Erleichtert erreichte ich eine Strasse... diese kann nicht mehr steil verlaufen
Ich verstehe nicht, wie man so einen Weg ueberhaupt finden kann. So etwas muss aus purer Not entstanden sein. Wenn ich mir dann noch ueberlege, unter welchen Umstaenden und mit welcher "Ausruestung" dieser Weg begangen wurde. Und das ohne Markierungen! Jetzt hab ich den Mist aber erst einmal hinter mir. Ich bin dreckig, hab nen Brand und bin voellig durchgeschwitzt. Die Forststrasse verlief direkt neben einer durch einen hohen Zaun abgegrenzten Schnellstrasse und vor mir stand eine Imbissbude auf einem Parkplatz. Hatte ich ein Glueck, dass hier ein Tor ist, dass nur mit einem Draht gesichert war! So goennte ich mir einen Cheeseburger und 2 Coca Cola, zog Socken und Hose aus um sie etwas in der Sonne trocknen zu lassen und sass ueber eine halbe Stunde nur herum um meine Pause richtig zu geniesen und die Gewissheit, den Abstieg unbeschadet ueberstanden zu haben. Irgendein Ferrari Fahrer kam auch auf diesen Parkplatz gefahren. Da meinte ich mir auch nur, dass er meine bisherigen Erfahrungen und Erlebnisse nie mit Geld bezahlen koennte.

Mein Einkauf... man beachte die 2 Dosen Billigbier!
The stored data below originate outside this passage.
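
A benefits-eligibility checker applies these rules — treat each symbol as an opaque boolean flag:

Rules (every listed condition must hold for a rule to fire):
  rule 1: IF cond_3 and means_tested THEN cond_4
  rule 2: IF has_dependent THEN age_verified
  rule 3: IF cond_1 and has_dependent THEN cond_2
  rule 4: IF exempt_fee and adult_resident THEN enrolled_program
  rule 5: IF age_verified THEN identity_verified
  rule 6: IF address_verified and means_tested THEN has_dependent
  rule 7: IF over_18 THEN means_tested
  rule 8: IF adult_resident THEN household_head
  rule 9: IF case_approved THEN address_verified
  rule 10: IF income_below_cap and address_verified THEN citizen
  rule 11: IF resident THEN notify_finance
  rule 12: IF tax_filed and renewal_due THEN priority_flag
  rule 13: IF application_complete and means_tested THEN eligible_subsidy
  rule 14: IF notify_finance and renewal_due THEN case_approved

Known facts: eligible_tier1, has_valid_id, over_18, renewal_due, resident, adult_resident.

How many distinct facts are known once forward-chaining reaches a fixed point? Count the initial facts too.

14

[1] rule 7 [IF over_18 THEN means_tested]; rule 8 [IF adult_resident THEN household_head]; rule 11 [IF resident THEN notify_finance]. ⇒ new: means_tested, household_head, notify_finance.
[2] rule 14 [IF notify_finance and renewal_due THEN case_approved]. ⇒ new: case_approved.
[3] rule 9 [IF case_approved THEN address_verified]. ⇒ new: address_verified.
[4] rule 6 [IF address_verified and means_tested THEN has_dependent]. ⇒ new: has_dependent.
[5] rule 2 [IF has_dependent THEN age_verified]. ⇒ new: age_verified.
[6] rule 5 [IF age_verified THEN identity_verified]. ⇒ new: identity_verified.
Closure: {address_verified, adult_resident, age_verified, case_approved, eligible_tier1, has_dependent, has_valid_id, household_head, identity_verified, means_tested, notify_finance, over_18, renewal_due, resident} — 14 facts.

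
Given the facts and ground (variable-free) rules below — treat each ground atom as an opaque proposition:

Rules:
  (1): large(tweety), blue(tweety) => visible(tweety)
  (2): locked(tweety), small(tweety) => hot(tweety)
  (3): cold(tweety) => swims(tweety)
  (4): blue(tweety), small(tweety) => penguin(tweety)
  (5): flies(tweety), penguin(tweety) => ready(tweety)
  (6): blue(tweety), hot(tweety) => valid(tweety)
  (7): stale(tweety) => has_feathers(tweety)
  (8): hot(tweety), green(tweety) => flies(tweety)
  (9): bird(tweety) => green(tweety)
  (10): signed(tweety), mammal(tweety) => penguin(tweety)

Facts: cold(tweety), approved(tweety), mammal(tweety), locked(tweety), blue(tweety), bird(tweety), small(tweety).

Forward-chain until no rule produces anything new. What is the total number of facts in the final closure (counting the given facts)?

Round 1: (2) [locked(tweety), small(tweety) => hot(tweety)]; (3) [cold(tweety) => swims(tweety)]; (4) [blue(tweety), small(tweety) => penguin(tweety)]; (9) [bird(tweety) => green(tweety)]. Adds hot(tweety), swims(tweety), penguin(tweety), green(tweety).
Round 2: (6) [blue(tweety), hot(tweety) => valid(tweety)]; (8) [hot(tweety), green(tweety) => flies(tweety)]. Adds valid(tweety), flies(tweety).
Round 3: (5) [flies(tweety), penguin(tweety) => ready(tweety)]. Adds ready(tweety).
Closure: {approved(tweety), bird(tweety), blue(tweety), cold(tweety), flies(tweety), green(tweety), hot(tweety), locked(tweety), mammal(tweety), penguin(tweety), ready(tweety), small(tweety), swims(tweety), valid(tweety)} — 14 facts.

14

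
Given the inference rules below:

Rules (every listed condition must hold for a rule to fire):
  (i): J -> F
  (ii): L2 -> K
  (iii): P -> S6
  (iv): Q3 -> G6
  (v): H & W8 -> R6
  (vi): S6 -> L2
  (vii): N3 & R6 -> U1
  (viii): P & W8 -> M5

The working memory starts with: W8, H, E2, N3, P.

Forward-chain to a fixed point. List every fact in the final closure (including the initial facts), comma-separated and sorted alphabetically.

E2, H, K, L2, M5, N3, P, R6, S6, U1, W8

[1] (iii) [P -> S6]; (v) [H & W8 -> R6]; (viii) [P & W8 -> M5]. ⇒ new: S6, R6, M5.
[2] (vi) [S6 -> L2]; (vii) [N3 & R6 -> U1]. ⇒ new: L2, U1.
[3] (ii) [L2 -> K]. ⇒ new: K.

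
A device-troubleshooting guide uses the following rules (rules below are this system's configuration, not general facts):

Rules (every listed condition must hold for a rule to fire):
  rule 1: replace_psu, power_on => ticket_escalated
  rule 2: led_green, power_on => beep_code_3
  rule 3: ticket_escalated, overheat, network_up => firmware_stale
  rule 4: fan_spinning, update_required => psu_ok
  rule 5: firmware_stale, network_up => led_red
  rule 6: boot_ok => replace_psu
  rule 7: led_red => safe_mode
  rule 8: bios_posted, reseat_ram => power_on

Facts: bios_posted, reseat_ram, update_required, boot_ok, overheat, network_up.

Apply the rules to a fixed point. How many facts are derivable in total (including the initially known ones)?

12

[1] rule 6 [boot_ok => replace_psu]; rule 8 [bios_posted, reseat_ram => power_on]. ⇒ new: replace_psu, power_on.
[2] rule 1 [replace_psu, power_on => ticket_escalated]. ⇒ new: ticket_escalated.
[3] rule 3 [ticket_escalated, overheat, network_up => firmware_stale]. ⇒ new: firmware_stale.
[4] rule 5 [firmware_stale, network_up => led_red]. ⇒ new: led_red.
[5] rule 7 [led_red => safe_mode]. ⇒ new: safe_mode.
Closure: {bios_posted, boot_ok, firmware_stale, led_red, network_up, overheat, power_on, replace_psu, reseat_ram, safe_mode, ticket_escalated, update_required} — 12 facts.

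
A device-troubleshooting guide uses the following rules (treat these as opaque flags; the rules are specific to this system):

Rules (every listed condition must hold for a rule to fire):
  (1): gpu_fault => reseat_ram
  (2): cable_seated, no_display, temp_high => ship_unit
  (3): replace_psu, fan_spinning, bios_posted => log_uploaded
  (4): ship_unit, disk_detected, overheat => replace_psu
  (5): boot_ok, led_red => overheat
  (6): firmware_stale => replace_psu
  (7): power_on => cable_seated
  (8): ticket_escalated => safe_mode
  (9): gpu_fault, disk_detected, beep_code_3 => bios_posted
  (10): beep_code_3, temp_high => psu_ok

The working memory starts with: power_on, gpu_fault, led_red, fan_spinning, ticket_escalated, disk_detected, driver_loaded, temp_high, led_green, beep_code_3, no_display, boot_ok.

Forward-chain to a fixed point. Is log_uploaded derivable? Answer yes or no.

yes

Round 1: (1) [gpu_fault => reseat_ram]; (5) [boot_ok, led_red => overheat]; (7) [power_on => cable_seated]; (8) [ticket_escalated => safe_mode]; (9) [gpu_fault, disk_detected, beep_code_3 => bios_posted]; (10) [beep_code_3, temp_high => psu_ok]. Adds reseat_ram, overheat, cable_seated, safe_mode, bios_posted, psu_ok.
Round 2: (2) [cable_seated, no_display, temp_high => ship_unit]. Adds ship_unit.
Round 3: (4) [ship_unit, disk_detected, overheat => replace_psu]. Adds replace_psu.
Round 4: (3) [replace_psu, fan_spinning, bios_posted => log_uploaded]. Adds log_uploaded.
log_uploaded appears in round 4, so it is derivable.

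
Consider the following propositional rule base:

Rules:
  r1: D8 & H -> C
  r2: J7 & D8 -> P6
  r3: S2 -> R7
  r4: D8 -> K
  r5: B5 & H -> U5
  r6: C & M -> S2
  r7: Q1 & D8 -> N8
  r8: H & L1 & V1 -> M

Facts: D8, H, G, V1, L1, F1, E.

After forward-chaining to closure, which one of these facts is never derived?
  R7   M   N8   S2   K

N8

[1] r1 [D8 & H -> C]; r4 [D8 -> K]; r8 [H & L1 & V1 -> M]. ⇒ new: C, K, M.
[2] r6 [C & M -> S2]. ⇒ new: S2.
[3] r3 [S2 -> R7]. ⇒ new: R7.
Derived: S2 (round 2), K (round 1), R7 (round 3), M (round 1). N8 never appears in any round.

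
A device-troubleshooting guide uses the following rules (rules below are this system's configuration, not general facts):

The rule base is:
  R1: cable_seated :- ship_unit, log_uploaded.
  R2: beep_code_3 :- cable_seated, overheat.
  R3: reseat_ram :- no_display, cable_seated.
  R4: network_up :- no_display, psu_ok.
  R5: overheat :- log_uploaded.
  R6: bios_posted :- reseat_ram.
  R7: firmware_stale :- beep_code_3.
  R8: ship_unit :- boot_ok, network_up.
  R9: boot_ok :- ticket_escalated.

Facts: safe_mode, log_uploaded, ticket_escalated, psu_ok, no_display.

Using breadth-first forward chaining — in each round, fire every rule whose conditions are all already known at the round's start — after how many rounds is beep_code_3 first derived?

4

Round 1: R4 [network_up :- no_display, psu_ok.]; R5 [overheat :- log_uploaded.]; R9 [boot_ok :- ticket_escalated.]. New: network_up, overheat, boot_ok.
Round 2: R8 [ship_unit :- boot_ok, network_up.]. New: ship_unit.
Round 3: R1 [cable_seated :- ship_unit, log_uploaded.]. New: cable_seated.
Round 4: R2 [beep_code_3 :- cable_seated, overheat.]; R3 [reseat_ram :- no_display, cable_seated.]. New: beep_code_3, reseat_ram.
beep_code_3 first appears in round 4.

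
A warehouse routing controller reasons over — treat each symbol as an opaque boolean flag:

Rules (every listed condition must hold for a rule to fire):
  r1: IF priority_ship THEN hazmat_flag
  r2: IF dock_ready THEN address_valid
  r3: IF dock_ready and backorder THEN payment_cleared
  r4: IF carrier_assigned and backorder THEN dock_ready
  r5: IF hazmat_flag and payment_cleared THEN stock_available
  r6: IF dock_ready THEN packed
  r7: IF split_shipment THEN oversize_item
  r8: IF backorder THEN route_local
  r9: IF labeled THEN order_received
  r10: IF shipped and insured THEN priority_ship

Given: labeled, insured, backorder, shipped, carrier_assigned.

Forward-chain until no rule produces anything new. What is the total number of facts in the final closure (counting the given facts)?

Round 1 — r4, r8, r9, r10, derive dock_ready, route_local, order_received, priority_ship.
Round 2 — r1, r2, r3, r6, derive hazmat_flag, address_valid, payment_cleared, packed.
Round 3 — r5, derive stock_available.
Closure: {address_valid, backorder, carrier_assigned, dock_ready, hazmat_flag, insured, labeled, order_received, packed, payment_cleared, priority_ship, route_local, shipped, stock_available} — 14 facts.

14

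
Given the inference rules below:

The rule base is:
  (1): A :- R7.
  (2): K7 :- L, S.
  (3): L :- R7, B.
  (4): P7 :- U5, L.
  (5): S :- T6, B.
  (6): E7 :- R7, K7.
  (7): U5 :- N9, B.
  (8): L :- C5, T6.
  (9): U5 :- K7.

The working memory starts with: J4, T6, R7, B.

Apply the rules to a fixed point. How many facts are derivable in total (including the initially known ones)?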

Zu Pian San Giacomo gelangte ich dann, in dem ich die Forststrasse ueber 3 Kurven weiter nach unten folgte. Das waere eigentlich das Endziel fuer Heute, aber ich wollte noch weiter runter nach Mesocco, das auf der morgigen Etappe liegt. So kann ich die morgige Etappe mit ueber 8 angeschriebenen Stunden verkuerzen und bin vor allem frueher wegen Gewittergefahr ueber den Pass. Eine Einkehrmoeglichkeit konnte ich auf die Schnelle auch nicht wahrnehmen, also ging es gleich weiter. 400 HM musste ich noch runter, wobei der Weg sehr angenehm immer wieder ueber Wanderwege fuehrte. Nach einer Stunde kam ich auch dort an und machte mich auf die Suche nach einer Unterkunft. Bei der Imbissbude wurde mir gesagt, dass es hier keine geben wuerde, weshalb ich kurz vor Mesocco schon nach passenden Plaetzen fuer mein Zelt Ausschau hielt. Aber in Mesocco scheint es mehrere Uebernachtungsmoeglichkeiten zu geben. Wo ich jetzt genau bin, weiss ich gar nicht. Nach dem Bezug des Zimmers ging ich zum Getraenkeshopping. Bier, Saft, Wasser, Limo. Hier ist ein Coop Supermarkt mitten im Zentrum. Die perfekte Gelegenheit, Geld zu sparen :-). Immerhin kostete das Zimmer 50 Franken was aber fuer die Schweiz sehr billig ist. Da es in Selma, dem Endziel der morgigen Etappe laut Wandererkommmentar keine Unterkunft geben soll, hab ich noch ein bisschen im Internet gesurft, ohne viel herauszufinden. Da werde ich Morgen auf gut Glueck hingehen. Zum Essen gab es heute eine einfache Pizza, aber in einem anderen Lokal mit Holzofen.